Schmerzmittel gegen die Verzweiflung

Beth Macy hat die Tragödie in ihrer Heimatstadt Roanoke und den nahegelegenen Appalachen hautnah miterlebt. Ausgangspunkt war "Oxycodon", ein besonders starkes Schmerzmittel, das "Purdue Pharma" gegen besseres Wissen als Opioid ohne Suchtpotenzial vermarktete. Mit den beschriebenen dramatischen Folgen.
Aber die Pharmaindustrie deshalb zum alleinigen Bösewicht in diesem Drama abzustempeln, greife zu kurz, so die Autorin. Genauso wichtig ist der Niedergang der Industrie. Die Menschen nahmen "Oxycodon" irgendwann nicht nur gegen Schmerzen, sondern auch gegen ihre Verzweiflung. Das soziale Netz der USA ist mehr als löchrig. Für viele bot der Weiterverkauf der Pillen daher auch eine neue Einnahmequelle. Alle drei Elemente zusammen führten dazu, dass die Opioid-Epidemie immer weitere Kreise zog.

Eine nationale Krise

Inzwischen spricht auch der US-amerikanische Präsident von einer nationalen Krise. "Purdue" und "Johnson & Johnson" mussten Strafzahlungen in Millionenhöhe leisten. Wobei von dem Geld wenig bei den Betroffenen und ihren Familien ankommt, sagt Beth Macy. Die Hilfe ist nicht auf die Bedürfnisse der Süchtigen zugeschnitten.
Ganz nah geht die Autorin an die Menschen ran, an die Süchtigen, deren Eltern und Ärzte, an Polizisten und an die Dealer.

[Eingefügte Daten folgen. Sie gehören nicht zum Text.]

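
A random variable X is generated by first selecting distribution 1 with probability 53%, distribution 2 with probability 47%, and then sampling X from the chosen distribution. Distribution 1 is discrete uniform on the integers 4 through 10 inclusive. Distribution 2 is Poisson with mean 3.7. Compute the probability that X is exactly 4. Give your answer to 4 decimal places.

0.1665

Conditional on each component, P(X = 4): 1: 0.142857; 2: 0.193066.
By total probability, P(X = 4) = 0.53·0.142857 + 0.47·0.193066 = 0.166455.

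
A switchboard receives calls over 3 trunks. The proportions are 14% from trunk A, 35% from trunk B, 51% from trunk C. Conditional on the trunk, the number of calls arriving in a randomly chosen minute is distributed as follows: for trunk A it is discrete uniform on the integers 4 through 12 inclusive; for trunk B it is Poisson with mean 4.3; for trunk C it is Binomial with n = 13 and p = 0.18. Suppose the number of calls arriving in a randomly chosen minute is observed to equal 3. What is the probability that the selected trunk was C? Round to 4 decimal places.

0.6501

Likelihoods P(X=3 | ·): A: 0; B: 0.179799; C: 0.229257.
Posterior ∝ prior × likelihood. Numerator for C: 0.51·0.229257 = 0.116921.
Normalizing constant: 0.14·0 + 0.35·0.179799 + 0.51·0.229257 = 0.179851.
P(C | observation) = 0.116921 / 0.179851 = 0.6501.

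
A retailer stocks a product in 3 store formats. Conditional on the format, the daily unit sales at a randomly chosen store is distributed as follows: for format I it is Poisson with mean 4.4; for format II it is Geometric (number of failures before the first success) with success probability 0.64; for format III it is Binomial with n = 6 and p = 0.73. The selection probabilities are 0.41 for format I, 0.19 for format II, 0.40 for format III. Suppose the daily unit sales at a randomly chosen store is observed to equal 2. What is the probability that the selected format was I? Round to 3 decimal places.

Likelihoods P(X=2 | ·): I: 0.118845; II: 0.082944; III: 0.0424807.
Posterior ∝ prior × likelihood. Numerator for I: 0.41·0.118845 = 0.0487263.
Normalizing constant: 0.41·0.118845 + 0.19·0.082944 + 0.4·0.0424807 = 0.081478.
P(I | observation) = 0.0487263 / 0.081478 = 0.598031.

0.598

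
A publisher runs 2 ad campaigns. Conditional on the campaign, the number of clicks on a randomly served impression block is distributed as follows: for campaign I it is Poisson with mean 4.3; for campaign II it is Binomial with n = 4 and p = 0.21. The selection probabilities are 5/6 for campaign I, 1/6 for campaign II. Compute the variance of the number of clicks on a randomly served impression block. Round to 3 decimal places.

5.357

Per component, I: μ=4.3, E[X²]=22.79; II: μ=0.84, E[X²]=1.3692.
E[X] = 0.833333·4.3 + 0.166667·0.84 = 3.72333.
E[X²] = 0.833333·22.79 + 0.166667·1.3692 = 19.2199.
Var(X) = E[X²] − (E[X])² = 19.2199 − 13.8632 = 5.35666.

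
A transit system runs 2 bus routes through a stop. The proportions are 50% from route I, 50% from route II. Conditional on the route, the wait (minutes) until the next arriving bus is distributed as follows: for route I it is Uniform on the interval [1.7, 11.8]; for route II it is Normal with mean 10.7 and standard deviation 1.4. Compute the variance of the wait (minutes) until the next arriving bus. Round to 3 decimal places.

Per component, I: μ=6.75, E[X²]=54.0633; II: μ=10.7, E[X²]=116.45.
E[X] = 0.5·6.75 + 0.5·10.7 = 8.725.
E[X²] = 0.5·54.0633 + 0.5·116.45 = 85.2567.
Var(X) = E[X²] − (E[X])² = 85.2567 − 76.1256 = 9.13104.

9.131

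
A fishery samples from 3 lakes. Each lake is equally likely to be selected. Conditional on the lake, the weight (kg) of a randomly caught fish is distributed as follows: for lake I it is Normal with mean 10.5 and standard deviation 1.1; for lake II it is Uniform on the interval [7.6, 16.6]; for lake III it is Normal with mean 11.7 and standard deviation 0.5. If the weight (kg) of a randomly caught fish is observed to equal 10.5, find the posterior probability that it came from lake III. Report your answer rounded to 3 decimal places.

Likelihoods f(10.5 | ·): I: 0.362675; II: 0.111111; III: 0.0447891.
Posterior ∝ prior × likelihood. Numerator for III: 0.333333·0.0447891 = 0.0149297.
Normalizing constant: 0.333333·0.362675 + 0.333333·0.111111 + 0.333333·0.0447891 = 0.172858.
P(III | observation) = 0.0149297 / 0.172858 = 0.0863695.

0.086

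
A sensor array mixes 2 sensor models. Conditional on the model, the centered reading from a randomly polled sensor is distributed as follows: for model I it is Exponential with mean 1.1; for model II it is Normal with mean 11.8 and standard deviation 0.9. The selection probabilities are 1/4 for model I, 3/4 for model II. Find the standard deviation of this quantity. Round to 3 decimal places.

Per component, I: μ=1.1, E[X²]=2.42; II: μ=11.8, E[X²]=140.05.
E[X] = 0.25·1.1 + 0.75·11.8 = 9.125.
E[X²] = 0.25·2.42 + 0.75·140.05 = 105.643.
Var(X) = E[X²] − (E[X])² = 105.643 − 83.2656 = 22.3769.
SD(X) = √22.3769 = 4.73042.

4.730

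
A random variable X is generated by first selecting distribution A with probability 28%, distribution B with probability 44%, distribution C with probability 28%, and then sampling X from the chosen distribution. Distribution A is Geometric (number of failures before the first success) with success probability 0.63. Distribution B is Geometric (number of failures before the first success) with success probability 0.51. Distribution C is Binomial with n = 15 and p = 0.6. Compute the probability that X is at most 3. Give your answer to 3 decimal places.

Conditional on each component, P(X ≤ 3): A: 0.981258; B: 0.942352; C: 0.00192777.
By total probability, P(X ≤ 3) = 0.28·0.981258 + 0.44·0.942352 + 0.28·0.00192777 = 0.689927.

0.690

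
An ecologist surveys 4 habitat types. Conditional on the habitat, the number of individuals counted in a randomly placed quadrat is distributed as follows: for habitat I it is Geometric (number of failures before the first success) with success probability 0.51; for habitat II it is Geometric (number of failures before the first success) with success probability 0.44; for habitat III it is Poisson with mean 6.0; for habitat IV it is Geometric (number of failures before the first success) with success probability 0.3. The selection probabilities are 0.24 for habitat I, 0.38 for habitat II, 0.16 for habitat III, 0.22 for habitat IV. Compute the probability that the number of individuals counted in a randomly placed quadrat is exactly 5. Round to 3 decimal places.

Conditional on each habitat, P(X = 5): I: 0.0144062; II: 0.0242322; III: 0.160623; IV: 0.050421.
By total probability, P(X = 5) = 0.24·0.0144062 + 0.38·0.0242322 + 0.16·0.160623 + 0.22·0.050421 = 0.0494581.

0.049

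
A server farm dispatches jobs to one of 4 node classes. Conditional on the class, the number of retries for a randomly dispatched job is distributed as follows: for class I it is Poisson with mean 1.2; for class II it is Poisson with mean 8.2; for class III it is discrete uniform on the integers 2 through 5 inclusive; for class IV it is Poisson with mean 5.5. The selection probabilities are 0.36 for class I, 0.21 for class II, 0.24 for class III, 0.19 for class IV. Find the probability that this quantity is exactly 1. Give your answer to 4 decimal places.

0.1349

Conditional on each class, P(X = 1): I: 0.361433; II: 0.00225216; III: 0; IV: 0.0224772.
By total probability, P(X = 1) = 0.36·0.361433 + 0.21·0.00225216 + 0.24·0 + 0.19·0.0224772 = 0.13486.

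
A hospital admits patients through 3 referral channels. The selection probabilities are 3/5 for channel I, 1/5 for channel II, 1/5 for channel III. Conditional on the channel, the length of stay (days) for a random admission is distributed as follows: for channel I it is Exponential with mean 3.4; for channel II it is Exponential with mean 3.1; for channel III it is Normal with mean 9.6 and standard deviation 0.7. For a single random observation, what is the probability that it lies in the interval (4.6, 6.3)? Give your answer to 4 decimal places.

Conditional on each channel, P(4.6 < X < 6.3): I: 0.101704; II: 0.0957189; III: 1.2128e-06.
By total probability, P(4.6 < X < 6.3) = 0.6·0.101704 + 0.2·0.0957189 + 0.2·1.2128e-06 = 0.0801661.

0.0802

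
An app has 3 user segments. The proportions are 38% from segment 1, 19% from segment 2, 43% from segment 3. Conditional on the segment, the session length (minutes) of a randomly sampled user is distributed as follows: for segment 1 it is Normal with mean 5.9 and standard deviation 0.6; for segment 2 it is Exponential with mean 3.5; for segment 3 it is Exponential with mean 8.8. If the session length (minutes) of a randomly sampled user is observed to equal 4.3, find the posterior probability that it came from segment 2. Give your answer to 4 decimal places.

Likelihoods f(4.3 | ·): 1: 0.0189933; 2: 0.0836316; 3: 0.0697116.
Posterior ∝ prior × likelihood. Numerator for 2: 0.19·0.0836316 = 0.01589.
Normalizing constant: 0.38·0.0189933 + 0.19·0.0836316 + 0.43·0.0697116 = 0.0530835.
P(2 | observation) = 0.01589 / 0.0530835 = 0.29934.

0.2993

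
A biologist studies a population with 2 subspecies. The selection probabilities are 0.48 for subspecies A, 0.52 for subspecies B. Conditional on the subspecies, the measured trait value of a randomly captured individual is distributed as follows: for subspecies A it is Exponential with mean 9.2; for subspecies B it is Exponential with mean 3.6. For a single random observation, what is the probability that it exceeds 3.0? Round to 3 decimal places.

Conditional on each subspecies, P(X > 3.0): A: 0.721742; B: 0.434598.
By total probability, P(X > 3.0) = 0.48·0.721742 + 0.52·0.434598 = 0.572427.

0.572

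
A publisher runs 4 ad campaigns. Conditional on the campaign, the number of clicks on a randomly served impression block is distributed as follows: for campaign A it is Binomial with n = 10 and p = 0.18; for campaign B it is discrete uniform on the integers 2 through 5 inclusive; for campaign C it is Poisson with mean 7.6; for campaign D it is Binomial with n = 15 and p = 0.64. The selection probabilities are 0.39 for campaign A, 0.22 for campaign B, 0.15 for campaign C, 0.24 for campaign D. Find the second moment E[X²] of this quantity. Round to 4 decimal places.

37.5611

For each component E[X²] = Var + (mean)², giving A: 4.716; B: 13.5; C: 65.36; D: 95.616.
Overall E[X²] = 0.39·4.716 + 0.22·13.5 + 0.15·65.36 + 0.24·95.616 = 37.5611.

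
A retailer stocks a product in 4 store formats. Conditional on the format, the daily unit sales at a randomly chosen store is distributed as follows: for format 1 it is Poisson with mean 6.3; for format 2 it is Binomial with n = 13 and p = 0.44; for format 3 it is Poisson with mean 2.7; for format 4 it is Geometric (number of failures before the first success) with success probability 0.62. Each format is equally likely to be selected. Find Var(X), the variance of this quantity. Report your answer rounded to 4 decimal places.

8.6228

Per component, 1: μ=6.3, E[X²]=45.99; 2: μ=5.72, E[X²]=35.9216; 3: μ=2.7, E[X²]=9.99; 4: μ=0.612903, E[X²]=1.3642.
E[X] = 0.25·6.3 + 0.25·5.72 + 0.25·2.7 + 0.25·0.612903 = 3.83323.
E[X²] = 0.25·45.99 + 0.25·35.9216 + 0.25·9.99 + 0.25·1.3642 = 23.3165.
Var(X) = E[X²] − (E[X])² = 23.3165 − 14.6936 = 8.62283.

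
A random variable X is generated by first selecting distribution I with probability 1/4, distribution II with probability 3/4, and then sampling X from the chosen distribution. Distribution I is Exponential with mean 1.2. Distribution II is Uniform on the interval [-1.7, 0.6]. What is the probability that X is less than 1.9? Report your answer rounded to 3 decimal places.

0.949

Conditional on each component, P(X < 1.9): I: 0.79471; II: 1.
By total probability, P(X < 1.9) = 0.25·0.79471 + 0.75·1 = 0.948678.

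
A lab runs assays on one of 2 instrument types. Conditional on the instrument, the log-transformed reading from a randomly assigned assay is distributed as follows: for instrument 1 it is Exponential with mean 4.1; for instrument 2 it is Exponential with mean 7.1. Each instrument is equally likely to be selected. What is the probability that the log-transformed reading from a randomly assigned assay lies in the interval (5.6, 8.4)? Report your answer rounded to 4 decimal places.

Conditional on each instrument, P(5.6 < X < 8.4): 1: 0.126271; 2: 0.148092.
By total probability, P(5.6 < X < 8.4) = 0.5·0.126271 + 0.5·0.148092 = 0.137182.

0.1372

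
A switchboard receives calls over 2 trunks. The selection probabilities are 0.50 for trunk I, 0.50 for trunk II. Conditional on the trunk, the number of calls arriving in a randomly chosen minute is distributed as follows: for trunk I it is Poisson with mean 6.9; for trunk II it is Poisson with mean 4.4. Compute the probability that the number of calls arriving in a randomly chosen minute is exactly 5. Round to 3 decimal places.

0.150

Conditional on each trunk, P(X = 5): I: 0.131351; II: 0.168728.
By total probability, P(X = 5) = 0.5·0.131351 + 0.5·0.168728 = 0.150039.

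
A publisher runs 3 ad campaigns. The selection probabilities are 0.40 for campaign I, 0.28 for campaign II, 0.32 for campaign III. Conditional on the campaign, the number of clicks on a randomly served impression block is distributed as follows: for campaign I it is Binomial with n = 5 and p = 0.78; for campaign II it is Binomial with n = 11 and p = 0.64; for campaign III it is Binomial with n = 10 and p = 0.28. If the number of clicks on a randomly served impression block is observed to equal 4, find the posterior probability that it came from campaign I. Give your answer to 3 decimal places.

0.700

Likelihoods P(X=4 | ·): I: 0.407166; II: 0.0433862; III: 0.179823.
Posterior ∝ prior × likelihood. Numerator for I: 0.4·0.407166 = 0.162866.
Normalizing constant: 0.4·0.407166 + 0.28·0.0433862 + 0.32·0.179823 = 0.232558.
P(I | observation) = 0.162866 / 0.232558 = 0.700326.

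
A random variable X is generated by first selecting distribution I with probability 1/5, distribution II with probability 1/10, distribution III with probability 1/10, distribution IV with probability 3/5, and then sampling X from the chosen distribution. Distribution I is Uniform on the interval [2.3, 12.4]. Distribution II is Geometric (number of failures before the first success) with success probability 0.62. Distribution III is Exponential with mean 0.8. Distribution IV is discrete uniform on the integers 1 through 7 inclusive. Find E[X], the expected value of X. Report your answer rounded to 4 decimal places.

Component means — I: 7.35; II: 0.612903; III: 0.8; IV: 4.
E[X] = 0.2·7.35 + 0.1·0.612903 + 0.1·0.8 + 0.6·4 = 4.01129.

4.0113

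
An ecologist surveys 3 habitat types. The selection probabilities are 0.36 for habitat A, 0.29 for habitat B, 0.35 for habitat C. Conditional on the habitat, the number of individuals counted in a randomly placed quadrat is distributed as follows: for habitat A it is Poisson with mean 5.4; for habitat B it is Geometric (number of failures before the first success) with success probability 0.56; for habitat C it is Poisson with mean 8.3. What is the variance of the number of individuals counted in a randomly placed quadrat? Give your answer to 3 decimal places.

Per component, A: μ=5.4, E[X²]=34.56; B: μ=0.785714, E[X²]=2.02041; C: μ=8.3, E[X²]=77.19.
E[X] = 0.36·5.4 + 0.29·0.785714 + 0.35·8.3 = 5.07686.
E[X²] = 0.36·34.56 + 0.29·2.02041 + 0.35·77.19 = 40.044.
Var(X) = E[X²] − (E[X])² = 40.044 − 25.7745 = 14.2695.

14.270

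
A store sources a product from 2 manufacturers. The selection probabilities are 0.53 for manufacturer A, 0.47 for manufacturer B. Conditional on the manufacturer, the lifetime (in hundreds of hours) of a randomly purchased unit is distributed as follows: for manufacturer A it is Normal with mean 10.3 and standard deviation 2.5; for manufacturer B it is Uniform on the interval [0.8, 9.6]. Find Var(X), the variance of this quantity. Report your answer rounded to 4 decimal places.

Per component, A: μ=10.3, E[X²]=112.34; B: μ=5.2, E[X²]=33.4933.
E[X] = 0.53·10.3 + 0.47·5.2 = 7.903.
E[X²] = 0.53·112.34 + 0.47·33.4933 = 75.2821.
Var(X) = E[X²] − (E[X])² = 75.2821 − 62.4574 = 12.8247.

12.8247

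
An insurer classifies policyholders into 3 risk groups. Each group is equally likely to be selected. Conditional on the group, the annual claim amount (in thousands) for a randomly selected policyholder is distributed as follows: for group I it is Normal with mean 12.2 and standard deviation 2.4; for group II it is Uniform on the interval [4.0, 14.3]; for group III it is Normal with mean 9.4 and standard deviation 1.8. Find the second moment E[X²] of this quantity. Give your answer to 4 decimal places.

112.9211

For each component E[X²] = Var + (mean)², giving I: 154.6; II: 92.5633; III: 91.6.
Overall E[X²] = 0.333333·154.6 + 0.333333·92.5633 + 0.333333·91.6 = 112.921.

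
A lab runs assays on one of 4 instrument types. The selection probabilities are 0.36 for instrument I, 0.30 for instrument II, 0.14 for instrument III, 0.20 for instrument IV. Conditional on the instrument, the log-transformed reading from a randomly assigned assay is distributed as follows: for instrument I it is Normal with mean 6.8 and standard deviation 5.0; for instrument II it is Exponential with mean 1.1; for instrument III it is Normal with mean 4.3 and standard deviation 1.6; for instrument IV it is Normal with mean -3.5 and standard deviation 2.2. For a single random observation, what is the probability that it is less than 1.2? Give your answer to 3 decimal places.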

Sie ist damit eine der Ersten, die einen großen Überblick wagt – und über den reinen Skandalbericht hinausgeht. Und genau davon lebt ihr Buch. Auch wenn sie sich oft in den Details verliert, unmotiviert hin- und herspringt, gibt sie Opfern wie etwa dem 19-jährigen Footballspieler Jesse Bolstridge oder Großmüttern wie Lee Miller, die ihre Enkelin aufziehen muss, weil deren Mutter im Gefängnis sitzt, ihre Würde zurück.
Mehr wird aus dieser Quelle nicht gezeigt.